August 5, 2008
Taking Play Seriously by Robin Marantz Henig Part VIIII
Koach Karl continues this great article on "Play"…
Bateson, a prominent play scholar who recognizes the quandary posed by equifinality, suggested that play is the best way to reach certain goals. Through play, an individual avoids what he called the lure of ‘‘false endpoints,’’ a problem-solving style more typical of harried adults than of playful youngsters. False endpoints are avoided through play, Bateson wrote, because players are having so much fun that they keep noodling away at a problem and might well arrive at something better than the first, good-enough solution.

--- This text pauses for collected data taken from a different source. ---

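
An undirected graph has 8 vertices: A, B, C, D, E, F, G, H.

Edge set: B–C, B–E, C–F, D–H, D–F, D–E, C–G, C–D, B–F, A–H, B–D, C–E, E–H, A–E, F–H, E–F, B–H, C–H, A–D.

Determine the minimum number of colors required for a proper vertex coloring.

B, C, D, E, F, H are pairwise adjacent (a clique of size 6), so at least 6 colors are needed.
6 colors suffice: color 1 → {A, C}; color 2 → {E, G}; color 3 → {H}; color 4 → {D}; color 5 → {F}; color 6 → {B}. No two adjacent vertices share a color.

6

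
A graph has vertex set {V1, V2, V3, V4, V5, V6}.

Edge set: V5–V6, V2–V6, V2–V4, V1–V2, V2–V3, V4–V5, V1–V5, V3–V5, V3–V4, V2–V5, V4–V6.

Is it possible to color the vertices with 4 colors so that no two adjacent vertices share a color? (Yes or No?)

The chromatic number is 4. V2, V4, V5, V6 form a clique, so at least 4 colors are needed.
4 colors suffice: color 1 → {V5}; color 2 → {V2}; color 3 → {V1, V4}; color 4 → {V3, V6}.
That is already a proper 4-coloring.

Yes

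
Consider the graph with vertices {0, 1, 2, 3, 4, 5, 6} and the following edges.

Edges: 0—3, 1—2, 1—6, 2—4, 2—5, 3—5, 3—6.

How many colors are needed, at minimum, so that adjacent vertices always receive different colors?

3

The cycle 1-6-3-5-2-1 has odd length 5, so it cannot be 2-colored; at least 3 colors are needed.
3 colors suffice: color a → {2, 3}; color b → {0, 4, 5, 6}; color c → {1}. Each edge has distinct colors on its endpoints.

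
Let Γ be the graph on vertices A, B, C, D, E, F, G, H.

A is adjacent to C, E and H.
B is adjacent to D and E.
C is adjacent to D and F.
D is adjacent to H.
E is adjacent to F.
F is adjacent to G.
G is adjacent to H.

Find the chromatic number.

3

The cycle H-G-F-C-A-H has odd length 5, so it cannot be 2-colored; at least 3 colors are needed.
One proper 3-coloring: A=1, B=3, C=2, D=1, E=2, F=1, G=3, H=2. No two adjacent vertices share a color.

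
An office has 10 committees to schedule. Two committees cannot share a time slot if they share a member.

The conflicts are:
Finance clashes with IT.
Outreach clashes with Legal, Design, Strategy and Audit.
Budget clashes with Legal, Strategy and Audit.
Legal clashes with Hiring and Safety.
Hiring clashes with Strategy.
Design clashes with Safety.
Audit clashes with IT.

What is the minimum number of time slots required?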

But maybe the flexibility hypothesis is itself a false endpoint. Maybe the idea that play is the best route to a whole host of good results — creativity, social agility, overall mental suppleness — is just the first idea scientists landed on, and they were inclined to accept it because it fit so well with their innate ideas about the nature of childhood. This is the view of a small group of play scholars we’ll call the play skeptics. What worries the play skeptics is that most people in the industrialized West — scientists in the field, play advocates and all the rest of us, parents, teachers, doctors, scholars, all the children and all the aging children — have been ensnared by what skeptics call the ‘‘play ethos.’’ By this they mean the reflexive, unexamined belief that play is an unmitigated good with a crucial, though vaguely defined, evolutionary function.
‘‘Play ethos’’ comes from Peter Smith, a psychology professor at the University of London and a leading authority on play’s effect on children’s emotional development. He uses it as a cautionary term, a reminder that most conclusions about play’s adaptive function have so far been based not on scientific evidence but on wishful thinking.

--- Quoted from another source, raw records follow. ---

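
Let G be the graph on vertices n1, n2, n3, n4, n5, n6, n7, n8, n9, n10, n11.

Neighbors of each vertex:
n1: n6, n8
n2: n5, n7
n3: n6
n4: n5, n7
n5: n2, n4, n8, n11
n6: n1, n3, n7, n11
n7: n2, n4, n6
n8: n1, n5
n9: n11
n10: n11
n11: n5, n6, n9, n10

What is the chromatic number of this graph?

The cycle n8-n1-n6-n11-n5-n8 has odd length 5, so it cannot be 2-colored; at least 3 colors are needed.
A valid assignment using 3 colors: n1=3, n2=3, n3=2, n4=3, n5=1, n6=1, n7=2, n8=2, n9=1, n10=1, n11=2. Every edge joins two different colors.

3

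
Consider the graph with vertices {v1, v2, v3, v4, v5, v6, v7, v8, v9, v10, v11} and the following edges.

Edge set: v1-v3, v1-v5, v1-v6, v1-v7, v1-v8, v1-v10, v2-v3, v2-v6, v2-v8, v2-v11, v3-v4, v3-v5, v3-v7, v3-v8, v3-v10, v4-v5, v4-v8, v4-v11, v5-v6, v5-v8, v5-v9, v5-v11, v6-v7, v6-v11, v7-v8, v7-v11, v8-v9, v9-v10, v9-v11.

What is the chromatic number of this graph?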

In one of his early experiments, Smith and his colleagues put 3- and 4-year-olds in two different play settings. In one group the children were allowed to play, in whatever way they felt like, with several wooden sticks. In the other group they were shown by an adult ‘‘play tutor’’ how to fit two sticks together to make a longer one. Then the children were given two tasks. First they had to retrieve a marble by connecting two sticks. Both groups performed this task, which Smith called ‘‘direct’’ problem solving, about equally well. Then they had to retrieve a marble that had been pushed farther away, so they could reach it only by connecting three sticks, not just two — what Smith called ‘‘innovative’’ problem solving. The children who had played with the sticks performed this task significantly better than the ones who had been shown how to join together only two sticks.
‘‘At this point I was happy,’’ Smith recalled years later, writing in ‘‘The Future of Play Theory.’’ His findings were taken as evidence that spontaneous free play led to more creative thinking. But then he started to wonder whether he himself had fallen victim to the play ethos.